What do you do when things are not going your way, and you feel like you can’t control your circumstances? I’ll tell you what I’ve done far too often in my life. It’s the same thing the children of Israel did as they stood on the shore of an impassable Red Sea, with the Egyptian army coming up behind to punish and re-enslave them. They started complaining against Moses, and blaming him for their plight.
Exodus 14:11-12 (NKJV) Then they said to Moses, “Because there were no graves in Egypt, have you taken us away to die in the wilderness? Why have you so dealt with us, to bring us up out of Egypt? 12 Is this not the word that we told you in Egypt, saying, ‘Let us alone that we may serve the Egyptians’? For it would have been better for us to serve the Egyptians than that we should die in the wilderness.”
Don’t we love to find somebody else to blame for the things that aren’t going right in our lives! For some reason, it seems to make us feel better. But in reality, it does nothing to help us overcome the challenges we face. In fact, complaining and blaming do more to keep us trapped in our adverse circumstances than they do to relieve the situation.
One reason is that complaining and blaming actually sap our motivation to take God-directed action because they keep us feeling overwhelmed by our situation.
Psalm 77:3b . . . I complained, and my spirit was overwhelmed.
[ See Complaining and Blaming: Natural but Deadly ]
But there are other ways complaining and blaming keep us trapped in our circumstances.
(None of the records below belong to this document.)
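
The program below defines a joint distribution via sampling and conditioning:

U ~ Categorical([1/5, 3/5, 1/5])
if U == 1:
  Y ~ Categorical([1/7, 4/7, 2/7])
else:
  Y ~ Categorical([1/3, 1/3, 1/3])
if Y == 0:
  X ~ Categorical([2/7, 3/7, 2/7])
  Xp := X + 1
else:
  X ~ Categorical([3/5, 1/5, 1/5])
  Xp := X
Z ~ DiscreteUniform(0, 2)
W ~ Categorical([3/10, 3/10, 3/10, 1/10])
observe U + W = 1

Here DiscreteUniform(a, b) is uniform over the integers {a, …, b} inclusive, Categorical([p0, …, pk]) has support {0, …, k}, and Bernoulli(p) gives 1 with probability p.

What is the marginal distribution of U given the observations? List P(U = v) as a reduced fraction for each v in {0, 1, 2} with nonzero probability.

Enumerate traces; 54 have nonzero weight after conditioning:
  (U=0, Y=0, X=0, Z=0, W=1) weight 1/525
  (U=0, Y=0, X=0, Z=1, W=1) weight 1/525
  (U=0, Y=0, X=0, Z=2, W=1) weight 1/525
  (U=0, Y=0, X=1, Z=0, W=1) weight 1/350
  (U=0, Y=0, X=1, Z=1, W=1) weight 1/350
  (U=0, Y=0, X=1, Z=2, W=1) weight 1/350
  (U=0, Y=0, X=2, Z=0, W=1) weight 1/525
  (U=0, Y=0, X=2, Z=1, W=1) weight 1/525
  (U=1, Y=0, X=0, Z=0, W=0) weight 3/1225
  … 45 more
Group by U:
  weight(U=0) = 3/50
  weight(U=1) = 9/50
Total weight = 3/50 + 9/50 = 6/25
P(U=0 | obs) = 3/50 / 6/25 = 1/4
P(U=1 | obs) = 9/50 / 6/25 = 3/4

P(U=0) = 1/4, P(U=1) = 3/4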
Here’s a very important one:
Psalm 106:24-25 Then they despised the pleasant land; They did not believe His word, 25 But COMPLAINED in their tents, AND DID NOT HEED THE VOICE OF THE LORD.
You can’t listen to God and complain at the same time!
When we let our complaints about our circumstances overflow, and spend all our energy trying to fix the blame on someone else, almost by definition, we are leaving God out of the picture.
And yet, as the Israelites found out when they finally did pay heed to what the Lord, through Moses, instructed them to do, God can literally part the waters to make a way for us through our adversity.
So, let’s take our eyes off our circumstances and turn away from that oh-so-easy response of complaining and blaming. Instead, if we will first cry out to the Lord, as the children of Israel did (Exodus 14:10) and pay heed to His word and His guidance, we can be confident He can handle that difficulty we can see no way through.